The other half of the battle is not the challenge to stay out of debt and start saving for your rainy day and retirement fund because there isn’t another half; there are first steps to take after recovering from debt and credit issues. Notice the plural use of the word ‘steps’ and there are many stages involved with those steps which he couldn’t possibly cover in an article as simplistic as his! I can tell you that one of those steps is learning how to change your mindset. If you haven’t already done so, read my post titled “It Is What It Is…But Will Become What You Make It.” You can’t fix a problem with the same ‘mindset’ that helped get you into it.

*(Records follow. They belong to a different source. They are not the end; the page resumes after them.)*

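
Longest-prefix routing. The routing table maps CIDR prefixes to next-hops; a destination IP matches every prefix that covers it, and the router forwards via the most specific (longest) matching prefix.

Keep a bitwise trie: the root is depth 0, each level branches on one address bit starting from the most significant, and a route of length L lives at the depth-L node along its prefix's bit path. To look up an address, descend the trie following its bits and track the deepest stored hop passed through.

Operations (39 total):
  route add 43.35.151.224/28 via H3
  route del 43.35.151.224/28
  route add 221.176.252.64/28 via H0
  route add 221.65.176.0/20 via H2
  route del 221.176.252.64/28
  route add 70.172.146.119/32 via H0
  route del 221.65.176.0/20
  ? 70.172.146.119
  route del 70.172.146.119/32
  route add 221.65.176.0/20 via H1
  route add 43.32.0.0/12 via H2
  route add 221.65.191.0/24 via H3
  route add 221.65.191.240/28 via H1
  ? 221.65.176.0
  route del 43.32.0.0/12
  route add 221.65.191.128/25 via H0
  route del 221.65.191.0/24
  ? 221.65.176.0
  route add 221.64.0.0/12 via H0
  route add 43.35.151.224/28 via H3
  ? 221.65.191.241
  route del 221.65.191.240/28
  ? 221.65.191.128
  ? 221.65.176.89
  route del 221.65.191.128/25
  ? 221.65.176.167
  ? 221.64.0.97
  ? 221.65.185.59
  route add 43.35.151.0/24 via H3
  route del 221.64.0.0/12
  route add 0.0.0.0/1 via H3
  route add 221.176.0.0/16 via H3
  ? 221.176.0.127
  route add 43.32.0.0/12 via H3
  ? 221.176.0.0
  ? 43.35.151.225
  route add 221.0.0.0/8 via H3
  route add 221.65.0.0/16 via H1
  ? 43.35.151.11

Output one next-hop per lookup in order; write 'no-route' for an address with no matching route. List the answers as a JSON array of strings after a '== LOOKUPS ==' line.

Trace:
  add 43.35.151.224/28 -> H3 at depth 28
  - 43.35.151.224/28 clear@28
  add 221.176.252.64/28 -> H0 at depth 28
  add 221.65.176.0/20 -> H2 at depth 20
  - 221.176.252.64/28 clear@28
  add 70.172.146.119/32 -> H0 at depth 32
  - 221.65.176.0/20 clear@20
  lookup 70.172.146.119: bits 01000110101011001001001001110111 walk d0:-→d1:-→d2:-→d3:-→d4:-→d5:-→d6:-→d7:-→d8:-→d9:-→d10:-→d11:-→d12:-→d13:-→d14:-→d15:-→d16:-→d17:-→d18:-→d19:-→d20:-→d21:-→d22:-→d23:-→d24:-→d25:-→d26:-→d27:-→d28:-→d29:-→d30:-→d31:-→d32:H0 -> H0
  - 70.172.146.119/32 clear@32
  add 221.65.176.0/20 -> H1 at depth 20
  add 43.32.0.0/12 -> H2 at depth 12
  add 221.65.191.0/24 -> H3 at depth 24
  add 221.65.191.240/28 -> H1 at depth 28
  lookup 221.65.176.0: bits 11011101010000011011 walk d0:-→d1:-→d2:-→d3:-→d4:-→d5:-→d6:-→d7:-→d8:-→d9:-→d10:-→d11:-→d12:-→d13:-→d14:-→d15:-→d16:-→d17:-→d18:-→d19:-→d20:H1 -> H1
  - 43.32.0.0/12 clear@12
  add 221.65.191.128/25 -> H0 at depth 25
  - 221.65.191.0/24 clear@24
  lookup 221.65.176.0: bits 11011101010000011011 walk d0:-→d1:-→d2:-→d3:-→d4:-→d5:-→d6:-→d7:-→d8:-→d9:-→d10:-→d11:-→d12:-→d13:-→d14:-→d15:-→d16:-→d17:-→d18:-→d19:-→d20:H1 -> H1
  add 221.64.0.0/12 -> H0 at depth 12
  add 43.35.151.224/28 -> H3 at depth 28
  lookup 221.65.191.241: bits 1101110101000001101111111111 walk d0:-→d1:-→d2:-→d3:-→d4:-→d5:-→d6:-→d7:-→d8:-→d9:-→d10:-→d11:-→d12:H0→d13:-→d14:-→d15:-→d16:-→d17:-→d18:-→d19:-→d20:H1→d21:-→d22:-→d23:-→d24:-→d25:H0→d26:-→d27:-→d28:H1 -> H1
  - 221.65.191.240/28 clear@28
  lookup 221.65.191.128: bits 1101110101000001101111111 walk d0:-→d1:-→d2:-→d3:-→d4:-→d5:-→d6:-→d7:-→d8:-→d9:-→d10:-→d11:-→d12:H0→d13:-→d14:-→d15:-→d16:-→d17:-→d18:-→d19:-→d20:H1→d21:-→d22:-→d23:-→d24:-→d25:H0 -> H0
  lookup 221.65.176.89: bits 11011101010000011011 walk d0:-→d1:-→d2:-→d3:-→d4:-→d5:-→d6:-→d7:-→d8:-→d9:-→d10:-→d11:-→d12:H0→d13:-→d14:-→d15:-→d16:-→d17:-→d18:-→d19:-→d20:H1 -> H1
  - 221.65.191.128/25 clear@25
  lookup 221.65.176.167: bits 11011101010000011011 walk d0:-→d1:-→d2:-→d3:-→d4:-→d5:-→d6:-→d7:-→d8:-→d9:-→d10:-→d11:-→d12:H0→d13:-→d14:-→d15:-→d16:-→d17:-→d18:-→d19:-→d20:H1 -> H1
  lookup 221.64.0.97: bits 110111010100000 walk d0:-→d1:-→d2:-→d3:-→d4:-→d5:-→d6:-→d7:-→d8:-→d9:-→d10:-→d11:-→d12:H0→d13:-→d14:-→d15:- -> H0
  lookup 221.65.185.59: bits 110111010100000110111 walk d0:-→d1:-→d2:-→d3:-→d4:-→d5:-→d6:-→d7:-→d8:-→d9:-→d10:-→d11:-→d12:H0→d13:-→d14:-→d15:-→d16:-→d17:-→d18:-→d19:-→d20:H1→d21:- -> H1
  add 43.35.151.0/24 -> H3 at depth 24
  - 221.64.0.0/12 clear@12
  add 0.0.0.0/1 -> H3 at depth 1
  add 221.176.0.0/16 -> H3 at depth 16
  lookup 221.176.0.127: bits 1101110110110000 walk d0:-→d1:-→d2:-→d3:-→d4:-→d5:-→d6:-→d7:-→d8:-→d9:-→d10:-→d11:-→d12:-→d13:-→d14:-→d15:-→d16:H3 -> H3
  add 43.32.0.0/12 -> H3 at depth 12
  lookup 221.176.0.0: bits 1101110110110000 walk d0:-→d1:-→d2:-→d3:-→d4:-→d5:-→d6:-→d7:-→d8:-→d9:-→d10:-→d11:-→d12:-→d13:-→d14:-→d15:-→d16:H3 -> H3
  lookup 43.35.151.225: bits 0010101100100011100101111110 walk d0:-→d1:H3→d2:-→d3:-→d4:-→d5:-→d6:-→d7:-→d8:-→d9:-→d10:-→d11:-→d12:H3→d13:-→d14:-→d15:-→d16:-→d17:-→d18:-→d19:-→d20:-→d21:-→d22:-→d23:-→d24:H3→d25:-→d26:-→d27:-→d28:H3 -> H3
  add 221.0.0.0/8 -> H3 at depth 8
  add 221.65.0.0/16 -> H1 at depth 16
  lookup 43.35.151.11: bits 001010110010001110010111 walk d0:-→d1:H3→d2:-→d3:-→d4:-→d5:-→d6:-→d7:-→d8:-→d9:-→d10:-→d11:-→d12:H3→d13:-→d14:-→d15:-→d16:-→d17:-→d18:-→d19:-→d20:-→d21:-→d22:-→d23:-→d24:H3 -> H3

== LOOKUPS ==
["H0","H1","H1","H1","H0","H1","H1","H0","H1","H3","H3","H3","H3"]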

I’ll leave it at this; the best points to take from his post are that it’s absolutely necessary to budget. If you don’t have a plan, then you’re planning to fail; it’s just that simple. The second one is to learn from your mistakes; which goes to my point of creating a new mindset!
If you’re recovering from debt and credit issues, what steps did you take, or are taking, to ensure that you don’t go down that path again. For me it was living Katy Wolk-Stanley’s motto: “Use it up, wear it out, make it do or do without” Are there any motto’s you’re living by? I’d love to hear it!